I’ve worked with Clayton Christensen, co-founder of the Christensen Institute and architect of Disruptive Innovation, for many years, and discussed everything from business strategy to the elliptical orbits of planets around the sun. Over the last few years one idea has come up time and time again: data are not discovered but created. And I see this struggle in how some people feel about Microsoft Excel.
The computing program is an excellent tool and has undeniable utility, though a cursory Google search reveals hundreds of memes that express people’s frustrations with some of absurdities of the tool. More important than this, though, Excel embodies two serious problems about data. To Christensen’s point, the measurements and decisions we make determine what goes into our spreadsheets, before any calculations are even made. The second problem is that the rows and columns of figures in an Excel spreadsheet sometimes obscure causality.
We create data
Every executive who has sat in a board room has witnessed how data can cause rather than solve problems. Typically, when a firm faces an important decision or a serious threat, different departments come armed with their data in support of their preferred course of action. They can do this because they’ve created data in support a of decision they’ve already made. They’re not simply acting cynically; each group truly believes that they know the right answer. They build their data to help them show others the light. But as the renowned economist Ronald Coase said in 1981, “If you torture the data enough, nature will always confess.”
In academic research, scholars typically try to bypass the problem of their own bias by using “sharper knives”—essentially more sophisticated tools than Excel. But a sharper knife doesn’t eliminate the fundamental problem faced by researchers. Day in and day out, researchers cannot avoid the struggle of turning complex real-world events into numbers that they hope will enable them to find the truth.
In fact, as big data has become more prevalent, decisions about how and what to measure often wreak havoc. As an example, data science struggles with what’s called “the data fusion problem.” Researchers would love to have at their disposal a big, neat and tidy data set formed from a group of related studies. Instead, they’re confronted with the often impossible task of creating coherence among heterogeneous sources of data, each of which has been measured, collected, or recorded differently. Try as they might, they can’t escape the reality that data doesn’t exist on its own, waiting to be discovered.
Causality is hidden
The essence of causation is regular change from one state to another. But as the spreadsheet from a recent blog of mine about baseball shows, causality isn’t always obvious. In the spreadsheet below some data have been entered manually and some have been generated by formulas using other data on the same sheet. The “hidden” formulae that turn one column into another are actually causal mechanisms—they predictably turn one thing into another.

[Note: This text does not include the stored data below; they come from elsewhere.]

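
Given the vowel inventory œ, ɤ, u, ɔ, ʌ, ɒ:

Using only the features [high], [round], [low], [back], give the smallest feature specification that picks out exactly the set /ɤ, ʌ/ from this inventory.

The target set is precisely the extension of [−round] in this inventory.

[−round]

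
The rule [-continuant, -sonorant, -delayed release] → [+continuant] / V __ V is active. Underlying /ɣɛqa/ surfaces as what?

[ɣɛχa]

/q/ satisfies [-continuant, -sonorant, -delayed release] and sits in V __ V. The [+continuant] counterpart of the voiceless uvular stop is /χ/. Other segments in /ɣɛqa/ either fail the structural description or are not in the environment, so the surface form is [ɣɛχa].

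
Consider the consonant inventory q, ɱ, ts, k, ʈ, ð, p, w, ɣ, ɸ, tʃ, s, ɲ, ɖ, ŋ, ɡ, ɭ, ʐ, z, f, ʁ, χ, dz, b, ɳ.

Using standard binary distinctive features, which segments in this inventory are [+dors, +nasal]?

ɲ, ŋ

First, the [+dorsal] segments are /q, k, w, ɣ, ɲ, ŋ, ɡ, ʁ, χ/.
Intersecting with [+nasal] leaves /ɲ, ŋ/.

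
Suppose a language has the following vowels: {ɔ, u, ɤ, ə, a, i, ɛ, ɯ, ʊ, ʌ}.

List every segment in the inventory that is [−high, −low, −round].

First, the [−high] segments are /ɔ, ɤ, ə, a, ɛ, ʌ/.
Then [−low] gives /ɔ, ɤ, ə, ɛ, ʌ/.
Within that set, [−round] leaves /ɤ, ə, ɛ, ʌ/.

ɤ, ə, ɛ, ʌ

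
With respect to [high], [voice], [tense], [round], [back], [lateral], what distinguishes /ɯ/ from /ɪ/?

[back], [tense]

/ɯ/ is the high back unrounded vowel and /ɪ/ is the high front unrounded lax vowel. Both are [+high], [+voice], [−round], [−lateral]. /ɯ/ is [+back] while /ɪ/ is [−back]; /ɯ/ is [+tense] while /ɪ/ is [−tense], so the distinguishing features are [back], [tense].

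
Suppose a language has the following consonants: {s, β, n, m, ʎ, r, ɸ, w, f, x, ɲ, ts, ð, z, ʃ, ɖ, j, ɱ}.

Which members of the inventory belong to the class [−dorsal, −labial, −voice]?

s, ts, ʃ

Among the inventory, the [−dorsal] segments are /s, β, n, m, r, ɸ, f, ts, ð, z, ʃ, ɖ, ɱ/.
Of those, [−labial] gives /s, n, r, ts, ð, z, ʃ, ɖ/.
Then [−voice] leaves /s, ts, ʃ/.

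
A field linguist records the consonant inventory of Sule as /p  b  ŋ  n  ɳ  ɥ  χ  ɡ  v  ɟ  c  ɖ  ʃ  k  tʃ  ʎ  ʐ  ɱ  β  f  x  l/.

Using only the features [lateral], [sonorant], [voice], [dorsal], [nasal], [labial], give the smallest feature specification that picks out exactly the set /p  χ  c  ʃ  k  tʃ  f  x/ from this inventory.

[−voice]

/p, χ, c, ʃ, k, tʃ, f, x/ are exactly the [−voice] segments in the inventory, so a single feature suffices.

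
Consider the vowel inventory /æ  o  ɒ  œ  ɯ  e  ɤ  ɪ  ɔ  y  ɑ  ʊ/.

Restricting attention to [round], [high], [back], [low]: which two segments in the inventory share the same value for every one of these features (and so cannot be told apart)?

ɔ, o

Both /ɔ/ and /o/ are [+round], [−high], [+back], [−low]. Since the list omits [tense] — which does distinguish the mid back rounded lax vowel from the mid back rounded tense vowel — this pair collapses; all other pairs remain distinct.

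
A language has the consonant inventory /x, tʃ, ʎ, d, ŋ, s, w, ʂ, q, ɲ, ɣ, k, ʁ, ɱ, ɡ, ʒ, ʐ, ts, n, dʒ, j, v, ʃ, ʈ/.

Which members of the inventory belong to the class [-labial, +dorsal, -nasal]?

x, ʎ, q, ɣ, k, ʁ, ɡ, j

Checking each segment against [-labial], [+dorsal], [-nasal]: /x/ (voiceless velar fricative), /ʎ/ (palatal lateral approximant), /q/ (voiceless uvular stop), /ɣ/ (voiced velar fricative), /k/ (voiceless velar stop), /ʁ/ (voiced uvular fricative), among others, satisfy every feature; every other segment in the inventory fails at least one.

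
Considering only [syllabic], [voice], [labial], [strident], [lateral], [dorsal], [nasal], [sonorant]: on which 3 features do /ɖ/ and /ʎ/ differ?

[sonorant], [lateral], [dorsal]

The two segments share [-syllabic], [+voice], [-labial], [-strident], [-nasal]. The only features from the list on which they differ: /ɖ/ is [-sonorant] while /ʎ/ is [+sonorant]; /ɖ/ is [-lateral] while /ʎ/ is [+lateral]; /ɖ/ is [-dorsal] while /ʎ/ is [+dorsal].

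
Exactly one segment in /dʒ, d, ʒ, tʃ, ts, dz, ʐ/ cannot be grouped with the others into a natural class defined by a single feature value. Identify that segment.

[strident] groups all but one: /ts, dʒ, ʒ, dz, tʃ, ʐ/ share [+strident] while /d/ (voiced alveolar stop) alone is [−strident]. Removing any other segment would not leave a single-feature class that excludes it.

d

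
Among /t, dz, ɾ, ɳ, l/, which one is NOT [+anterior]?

ɳ

/ɳ/ is the retroflex nasal, which is [−anterior]; the rest — /t, ɾ, l, dz/ — are [+anterior].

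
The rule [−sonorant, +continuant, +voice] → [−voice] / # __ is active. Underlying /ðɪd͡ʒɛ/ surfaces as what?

[θɪd͡ʒɛ]

Only the initial segment /ð/ is both word-initial and matches the structural description. It is a voiced dental fricative, so [−sonorant, +continuant, +voice] holds; changing it to [−voice] with all other features held fixed yields /θ/ (voiceless dental fricative). No other segment meets both the structural description and the environment, so the output is [θɪd͡ʒɛ].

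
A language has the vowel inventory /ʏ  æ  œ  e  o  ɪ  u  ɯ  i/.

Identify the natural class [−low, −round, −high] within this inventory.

e

First, the [−low] segments are /ʏ, œ, e, o, ɪ, u, ɯ, i/.
Within that set, [−round] gives /e, ɪ, ɯ, i/.
Intersecting with [−high] leaves /e/.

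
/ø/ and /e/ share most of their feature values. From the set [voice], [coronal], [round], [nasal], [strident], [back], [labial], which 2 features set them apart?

/ø/ (mid front rounded tense vowel) and /e/ (mid front unrounded tense vowel) agree on [+voice], [-coronal], [-nasal], [-strident], [-back]. They differ on [labial] (/ø/ [+], /e/ [-]), [round] (/ø/ [+], /e/ [-]).

[labial], [round]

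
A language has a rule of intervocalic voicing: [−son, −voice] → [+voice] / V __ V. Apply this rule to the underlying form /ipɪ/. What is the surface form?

/p/ satisfies [−son, −voice] and sits in V __ V. The [+voice] counterpart of the voiceless bilabial stop is /b/. Other segments in /ipɪ/ either fail the structural description or are not in the environment, so the surface form is [ibɪ].

[ibɪ]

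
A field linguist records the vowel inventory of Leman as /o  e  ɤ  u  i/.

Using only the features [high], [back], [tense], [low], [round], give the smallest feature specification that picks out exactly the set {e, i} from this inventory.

[−back]

The target set is precisely the extension of [−back] in this inventory.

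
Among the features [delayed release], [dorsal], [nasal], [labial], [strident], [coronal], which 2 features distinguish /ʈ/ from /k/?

The two segments share [−delayed release], [−nasal], [−labial], [−strident]. The only features from the list on which they differ: /ʈ/ is [+coronal] while /k/ is [−coronal]; /ʈ/ is [−dorsal] while /k/ is [+dorsal].

[coronal], [dorsal]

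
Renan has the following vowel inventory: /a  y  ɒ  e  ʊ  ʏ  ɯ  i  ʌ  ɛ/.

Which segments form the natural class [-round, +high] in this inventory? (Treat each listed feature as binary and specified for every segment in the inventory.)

ɯ, i

Eliminate segments failing any feature: /a, e, ʌ, ɛ/ are [-high]; /y, ɒ, ʊ, ʏ/ are [+round]. The remaining /ɯ, i/ satisfy [-round], [+high].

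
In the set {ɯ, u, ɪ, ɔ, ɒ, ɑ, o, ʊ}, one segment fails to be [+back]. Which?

ɪ

/ʊ, u, o, ɔ, ɒ, ɯ, ɑ/ are all [+back]; /ɪ/ (high front unrounded lax vowel) is [−back].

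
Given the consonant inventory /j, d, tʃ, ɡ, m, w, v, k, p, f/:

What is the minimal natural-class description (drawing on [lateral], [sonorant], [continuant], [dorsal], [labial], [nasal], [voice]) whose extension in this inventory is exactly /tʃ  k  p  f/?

The target set is precisely the extension of [-voice] in this inventory.

[-voice]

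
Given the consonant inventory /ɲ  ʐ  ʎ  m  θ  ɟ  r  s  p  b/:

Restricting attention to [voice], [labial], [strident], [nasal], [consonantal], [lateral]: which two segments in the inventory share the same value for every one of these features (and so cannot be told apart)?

Both /ɟ/ and /r/ are [+voice], [-labial], [-strident], [-nasal], [+consonantal], [-lateral]. Since the list omits [sonorant], [continuant] and [dorsal] — which do distinguish the voiced palatal stop from the alveolar trill — this pair collapses; all other pairs remain distinct.

ɟ, r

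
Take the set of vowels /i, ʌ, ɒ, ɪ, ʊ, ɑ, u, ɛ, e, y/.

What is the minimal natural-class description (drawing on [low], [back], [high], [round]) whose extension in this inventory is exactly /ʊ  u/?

The class [+high], [+back] has exactly /ʊ, u/ as its extension in this inventory. No smaller conjunction from the listed features achieves this: [+back] alone would also admit /ʌ, ɒ, ɑ/; [+high] alone would also admit /i, ɪ, y/; and checking the remaining single features turns up none with this extension.

[+high, +back]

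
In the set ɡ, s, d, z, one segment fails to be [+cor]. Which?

ɡ

/ɡ/ is the voiced velar stop, which is [−coronal]; the rest — /s, z, d/ — are [+coronal].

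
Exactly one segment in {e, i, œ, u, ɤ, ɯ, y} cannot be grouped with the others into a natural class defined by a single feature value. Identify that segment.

The remaining segments after removing /œ/ share [+tense]; /œ/ (mid front rounded lax vowel) is [-tense]. For every other candidate removal, the leftover set fails to share any single feature value that the removed segment lacks.

œ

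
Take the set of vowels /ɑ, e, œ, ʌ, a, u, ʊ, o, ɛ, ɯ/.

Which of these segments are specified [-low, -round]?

e, ʌ, ɛ, ɯ

Eliminate segments failing any feature: /ɑ, a/ are [+low]; /œ, u, ʊ, o/ are [+round]. The remaining /e, ʌ, ɛ, ɯ/ satisfy [-low], [-round].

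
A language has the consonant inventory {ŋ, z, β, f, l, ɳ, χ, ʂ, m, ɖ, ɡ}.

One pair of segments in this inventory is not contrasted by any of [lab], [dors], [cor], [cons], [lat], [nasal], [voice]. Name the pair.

z, ɖ

/z/ (voiced alveolar fricative) and /ɖ/ (voiced retroflex stop) are both [−labial], [−dorsal], [+coronal], [+consonantal], [−lateral], [−nasal], [+voice], so none of the listed features separates them. (They do differ in [continuant], [strident] and [anterior], which are not among the given features.) Every other pair in the inventory differs on at least one listed feature.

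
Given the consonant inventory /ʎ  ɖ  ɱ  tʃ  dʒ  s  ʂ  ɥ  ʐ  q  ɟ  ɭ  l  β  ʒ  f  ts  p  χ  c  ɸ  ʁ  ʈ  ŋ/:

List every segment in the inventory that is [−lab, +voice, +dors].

ʎ, ɟ, ʁ, ŋ

The [−labial] segments are /ʎ, ɖ, tʃ, dʒ, s, ʂ, ʐ, q, ɟ, ɭ, l, ʒ, ts, χ, c, ʁ, ʈ, ŋ/.
Within that set, [+voice] gives /ʎ, ɖ, dʒ, ʐ, ɟ, ɭ, l, ʒ, ʁ, ŋ/.
Among these, [+dorsal] leaves /ʎ, ɟ, ʁ, ŋ/.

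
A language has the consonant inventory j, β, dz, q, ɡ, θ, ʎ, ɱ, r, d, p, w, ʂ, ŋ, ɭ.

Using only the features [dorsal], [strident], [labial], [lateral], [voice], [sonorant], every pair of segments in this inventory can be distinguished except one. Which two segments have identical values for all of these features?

/ŋ/ (velar nasal) and /j/ (palatal glide) are both [+dorsal], [−strident], [−labial], [−lateral], [+voice], [+sonorant], so none of the listed features separates them. (They do differ in [nasal], [continuant] and [back], which are not among the given features.) Every other pair in the inventory differs on at least one listed feature.

ŋ, j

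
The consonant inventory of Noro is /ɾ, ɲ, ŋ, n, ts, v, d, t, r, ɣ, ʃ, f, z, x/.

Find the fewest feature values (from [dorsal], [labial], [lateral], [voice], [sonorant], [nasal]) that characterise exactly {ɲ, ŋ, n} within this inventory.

[+nasal]

/ɲ, ŋ, n/ are exactly the [+nasal] segments in the inventory, so a single feature suffices.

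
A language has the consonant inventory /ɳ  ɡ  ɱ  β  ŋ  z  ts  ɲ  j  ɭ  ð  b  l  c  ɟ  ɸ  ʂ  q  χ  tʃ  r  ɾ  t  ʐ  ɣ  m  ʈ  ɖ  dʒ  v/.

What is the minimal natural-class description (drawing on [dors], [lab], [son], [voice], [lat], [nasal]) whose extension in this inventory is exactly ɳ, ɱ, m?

[+nasal, -dors]

Every target segment is [+nasal], [-dorsal]; each remaining inventory member fails at least one of these. Each conjunct is needed — [-dorsal] alone would also admit /β, z, ts, ɭ, …/; [+nasal] alone would also admit /ŋ, ɲ/ — and no other single listed feature has exactly this extension, so two is the minimum.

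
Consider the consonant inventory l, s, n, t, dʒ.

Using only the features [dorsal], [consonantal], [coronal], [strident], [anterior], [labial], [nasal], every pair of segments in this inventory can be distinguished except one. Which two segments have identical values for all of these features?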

The problem with this spreadsheet and others like it is not just that people unfamiliar with the software don’t know how to find the formulae, but that there are myriad events that underlie the data. In this example, data shows information about payroll and winning percentages in Major League Baseball. Yet outside of this data set, there are literally thousands of small things that influence both of those things: aggressiveness of an agent, injury, a player’s desire to stay with his team or go, how good a team’s pitching is, whether batters will swing at pitches they can’t hit, the league’s minimum salary, the peculiarities of the field each team plays on, etc.
Put another way, while Excel and other tools may enable us to see the formulae—the human-made causal mechanisms in the data—it still cannot reveal to us all relevant causal factors like ball field layout and player motivation.
The world is not made of numbers, or as Christensen likes to say, “Data don’t descend on us as a gift from heaven.” For this reason, we’ll never be free from the need to make consequential decisions about what to measure and what to record. What’s more, even if we have very good tools and training, causes are in most cases literally hidden. That’s why we need to be humble as we create our own or use others’ data. Our decisions about data can easily lead us to confusion rather than clarity about what we really seek: a model or explanation of the causal relationship that binds cause to effect.